Elon Musk SpaceX
CEO SpaceX, Elon Musk pastikan muatan Falcon Heavy bukan pesanan kustomer

Terdengar tidak biasa, beberapa waktu lalu si raja teknologi Elon Musk mengumumkan bahwa perusahaan antariksa yang dipimpinnya, SpaceX akan menggelar peluncuran roket Falcon Heavy pada Januari tahun depan. Alih-alih membawa instrumen saintifik, Musk menggantinya dengan Tesla Roadster.

Benar, supercar elektrik berwarna merah itu akan dikirim ke orbit Planet Merah, kata Musk dalam tweet-nya. Cuitan tersebut spontan mengundang beragam respon, termasuk beberapa pengguna yang bertanya mengapa ia meluncurkan Tesla Roadster.

Elon Musk Tesla Roadster Falcon Heavy

“Muatannya nanti adalah Tesla Roadster berwarna midnight cherry yang memutar lagu Space Oddity. Tujuannya adalah orbit Mars. Akan tetap disana selama milyaran tahun jika (mobil itu) tidak meledak saat peluncuran.” tulis Musk dalam tweet-nya.

Seorang pengguna Twitter mengutarakan pertanyaan mengapa muatannya seperti itu. Musk menjawab bahwa ia suka membayangkan sebuah mobil melayang bebas di angkasa dan ditemukan ras alien di masa depan.

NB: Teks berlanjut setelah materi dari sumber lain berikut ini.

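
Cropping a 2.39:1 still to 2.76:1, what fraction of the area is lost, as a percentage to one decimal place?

13.4%

Going from 2.39:1 to 2.76:1 means cutting height while keeping width.
(2.390)/(2.760) ≈ 0.866 of the area survives, leaving 13.41% discarded.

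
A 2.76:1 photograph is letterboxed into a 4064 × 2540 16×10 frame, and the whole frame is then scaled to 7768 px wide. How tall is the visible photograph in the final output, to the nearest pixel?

2814 px

Fitted into 4064×2540, the photograph spans the width; its height is 4064 / 2.760 ≈ 1472.46 px.
The frame scales by 7768/4064 = 1.9114; 1472.46 × 1.9114 ≈ 2814.49 px.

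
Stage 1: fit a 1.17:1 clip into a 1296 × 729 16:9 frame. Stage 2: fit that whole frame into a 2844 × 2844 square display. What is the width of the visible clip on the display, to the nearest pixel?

1.17:1 in 1296×729: fills the height, so the clip is 852.93 × 729.00.
Second fit — the 16:9 canvas into 2844×2844 spans the width: 2844.00 × 1599.75 (×2.1944 from 1296×729).
Applying the same ×2.1944: 852.93 → 1871.71.

1872 px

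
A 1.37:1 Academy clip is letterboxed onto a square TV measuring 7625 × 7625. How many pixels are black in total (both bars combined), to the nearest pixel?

1.37:1 Academy is wider than square, so it spans the full width.
The clip is 7625 / 1.370 ≈ 5565.6934 px tall.
Leftover height: 7625 − 5565.6934 = 2059.3066 px.
Bar area = 2059.3066 × 7625 ≈ 15702213 px.

15702213 pixels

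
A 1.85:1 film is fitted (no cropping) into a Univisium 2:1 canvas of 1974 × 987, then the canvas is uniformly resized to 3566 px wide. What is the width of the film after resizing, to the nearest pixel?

Fitted into 1974×987, the film spans the height; its width is 987 × 1.850 ≈ 1825.95 px.
Scaling 1974 → 3566 is ×1.8065, so the width becomes 1825.95 × 1.8065 ≈ 3298.55 px.

3299 px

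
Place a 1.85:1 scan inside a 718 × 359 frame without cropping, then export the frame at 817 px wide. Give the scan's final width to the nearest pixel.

756 px

In the 718×359 frame the scan fills the height: width = 359 × 1.850 ≈ 664.15 px.
Scaling 718 → 817 is ×1.1379, so the width becomes 664.15 × 1.1379 ≈ 755.73 px.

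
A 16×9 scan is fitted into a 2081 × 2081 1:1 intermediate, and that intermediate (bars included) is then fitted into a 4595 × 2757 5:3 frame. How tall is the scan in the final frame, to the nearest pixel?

1551 px

16×9 in 2081×2081: fills the width, so the scan is 2081.00 × 1170.56.
The 1:1 canvas is height-limited in 4595×2757, giving 2757.00 × 2757.00; scale factor 1.3248.
So the scan's height is 1170.56 × 1.3248 ≈ 1550.81.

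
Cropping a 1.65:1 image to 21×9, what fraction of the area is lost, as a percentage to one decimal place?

Going from 1.65:1 to 21×9 means cutting height while keeping width.
Area ratio = (1.650)/(2.333) = 70.71%; the remaining 29.29% is cropped out.

29.3%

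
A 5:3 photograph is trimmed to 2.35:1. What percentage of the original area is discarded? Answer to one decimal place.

29.1%

2.35:1 is wider than 5:3, so the crop keeps the full width and trims the height.
Area ratio = (1.667)/(2.350) = 70.92%; the remaining 29.08% is cropped out.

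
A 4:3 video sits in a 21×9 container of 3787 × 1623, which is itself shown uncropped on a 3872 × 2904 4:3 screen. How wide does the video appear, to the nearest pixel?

2213 px

4:3 in 3787×1623: fills the height, so the video is 2164.00 × 1623.00.
The 21×9 canvas is width-limited in 3872×2904, giving 3872.00 × 1659.43; scale factor 1.0224.
Applying the same ×1.0224: 2164.00 → 2212.57.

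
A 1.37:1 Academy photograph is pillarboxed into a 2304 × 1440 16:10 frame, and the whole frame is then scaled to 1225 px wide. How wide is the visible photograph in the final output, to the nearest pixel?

At 2304×1440 the photograph is height-limited, so width = 1440 × 1.370 ≈ 1972.80 px.
Resizing to 1225 px wide multiplies everything by 0.5317: 1972.80 → 1048.91 px.

1049 px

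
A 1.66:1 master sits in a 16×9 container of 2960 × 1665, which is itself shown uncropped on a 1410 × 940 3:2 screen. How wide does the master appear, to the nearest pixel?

1317 px

1.66:1 in 2960×1665: fills the height, so the master is 2763.90 × 1665.00.
The 16×9 canvas is width-limited in 1410×940, giving 1410.00 × 793.12; scale factor 0.4764.
The master scales with it: width 2763.90 × 0.4764 ≈ 1316.59.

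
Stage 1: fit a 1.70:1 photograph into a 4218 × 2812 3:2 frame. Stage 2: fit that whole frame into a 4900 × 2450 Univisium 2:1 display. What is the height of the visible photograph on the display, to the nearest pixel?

2162 px

1.70:1 in 4218×2812: fills the width, so the photograph is 4218.00 × 2481.18.
3:2 in 4900×2450: fills the height, so the intermediate becomes 3675.00 × 2450.00 — a scale of ×0.8713.
So the photograph's height is 2481.18 × 0.8713 ≈ 2161.76.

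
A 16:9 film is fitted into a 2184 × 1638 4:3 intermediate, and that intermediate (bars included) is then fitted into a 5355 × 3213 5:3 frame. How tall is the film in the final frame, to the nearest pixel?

First fit — 16:9 into 2184×1638 spans the width: 2184.00 × 1228.50.
Second fit — the 4:3 canvas into 5355×3213 spans the height: 4284.00 × 3213.00 (×1.9615 from 2184×1638).
So the film's height is 1228.50 × 1.9615 ≈ 2409.75.

2410 px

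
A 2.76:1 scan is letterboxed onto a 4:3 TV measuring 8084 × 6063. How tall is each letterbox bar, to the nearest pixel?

1567 px

Since 2.760 > 1.333, the scan is width-limited.
The scan is 8084 / 2.760 ≈ 2928.99 px tall.
6063 − 2928.99 = 3134.01 px of bars (1567.01 each).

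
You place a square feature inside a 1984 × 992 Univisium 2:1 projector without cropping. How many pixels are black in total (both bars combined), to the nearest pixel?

984064 pixels

square (1.000) < Univisium 2:1 (2.000), so the feature fills the height.
Content width = 992 × 1/1 ≈ 992.0000 px.
Leftover width: 1984 − 992.0000 = 992.0000 px.
Across the 992-px span: 992.0000 × 992 ≈ 984064 px.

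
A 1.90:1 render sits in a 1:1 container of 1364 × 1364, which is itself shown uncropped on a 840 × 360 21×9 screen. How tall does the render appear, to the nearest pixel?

189 px

Inside the 1364×1364 canvas the render is width-limited at 1364.00 × 717.89.
Second fit — the 1:1 canvas into 840×360 spans the height: 360.00 × 360.00 (×0.2639 from 1364×1364).
Applying the same ×0.2639: 717.89 → 189.47.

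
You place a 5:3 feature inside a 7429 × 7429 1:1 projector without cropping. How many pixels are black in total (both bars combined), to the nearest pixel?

5:3 (1.667) > 1:1 (1.000), so the feature fills the width.
The feature is 7429 × 3/5 ≈ 4457.4000 px tall.
Black = 7429 − 4457.4000 = 2971.6000 px.
Across the 7429-px span: 2971.6000 × 7429 ≈ 22076016 px.

22076016 pixels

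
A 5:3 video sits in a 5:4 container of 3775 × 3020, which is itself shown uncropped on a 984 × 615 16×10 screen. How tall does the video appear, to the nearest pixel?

461 px

First fit — 5:3 into 3775×3020 spans the width: 3775.00 × 2265.00.
The 5:4 canvas is height-limited in 984×615, giving 768.75 × 615.00; scale factor 0.2036.
So the video's height is 2265.00 × 0.2036 ≈ 461.25.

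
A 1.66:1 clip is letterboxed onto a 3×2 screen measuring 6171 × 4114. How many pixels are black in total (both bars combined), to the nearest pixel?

2446987 pixels

1.66:1 (1.660) > 3×2 (1.500), so the clip fills the width.
Content height = 6171 / 1.660 ≈ 3717.4699 px.
4114 − 3717.4699 = 396.5301 px of bars.
Across the 6171-px span: 396.5301 × 6171 ≈ 2446987 px.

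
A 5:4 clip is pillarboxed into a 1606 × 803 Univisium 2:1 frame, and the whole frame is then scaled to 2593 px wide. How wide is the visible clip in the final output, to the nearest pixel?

Fitted into 1606×803, the clip spans the height; its width is 803 × 5/4 ≈ 1003.75 px.
Resizing to 2593 px wide multiplies everything by 1.6146: 1003.75 → 1620.62 px.

1621 px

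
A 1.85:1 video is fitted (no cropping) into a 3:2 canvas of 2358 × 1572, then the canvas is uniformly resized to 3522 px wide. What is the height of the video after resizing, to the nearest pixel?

In the 2358×1572 frame the video fills the width: height = 2358 / 1.850 ≈ 1274.59 px.
Scaling 2358 → 3522 is ×1.4936, so the height becomes 1274.59 × 1.4936 ≈ 1903.78 px.

1904 px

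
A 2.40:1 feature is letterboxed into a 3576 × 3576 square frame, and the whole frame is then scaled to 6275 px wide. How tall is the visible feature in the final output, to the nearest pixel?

2615 px

At 3576×3576 the feature is width-limited, so height = 3576 / 2.400 ≈ 1490.00 px.
Resizing to 6275 px wide multiplies everything by 1.7548: 1490.00 → 2614.58 px.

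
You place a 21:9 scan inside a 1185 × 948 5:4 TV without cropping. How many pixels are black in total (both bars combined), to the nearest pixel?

21:9 (2.333) > 5:4 (1.250), so the scan fills the width.
Content height = 1185 × 9/21 ≈ 507.8571 px.
Leftover height: 948 − 507.8571 = 440.1429 px.
That's 440.1429 × 1185 ≈ 521569 black pixels.

521569 pixels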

Dalam balasan lainnya Musk juga memberitahukan bahwa ada muatan lain seperti kotak sarung tangan berisi film “The Hitchhiker’s Guide To The Galaxy” dan handuk bertuliskan “Don’t Panic”. Sebelumnya bos Tesla itu memastikan peluncuran Falcon Heavy perdana tidak melayani pelanggan seperti Falcon 9.

Tepat 1 April lalu Musk membuka poling bertajuk “hal terkonyol yang pernah dibayangkan untuk dibawa ke luar angkasa”. Sejumlah saran berdatangan, termasuk mengirim salah satu mobil Tesla. Namun tweet ini banyak dianggap hanya sebuah candaan mengingat tanggal tersebut adalah hari guyonan dimana orang-orang sering mengeluarkan candaan.

Tetapi melihat perkembangan yang terjadi hingga hari ini, dapat dipastikan bahwa Tesla Roadster akan menjadi muatan Falcon Heavy dalam peluncurannya awal 2018 mendatang.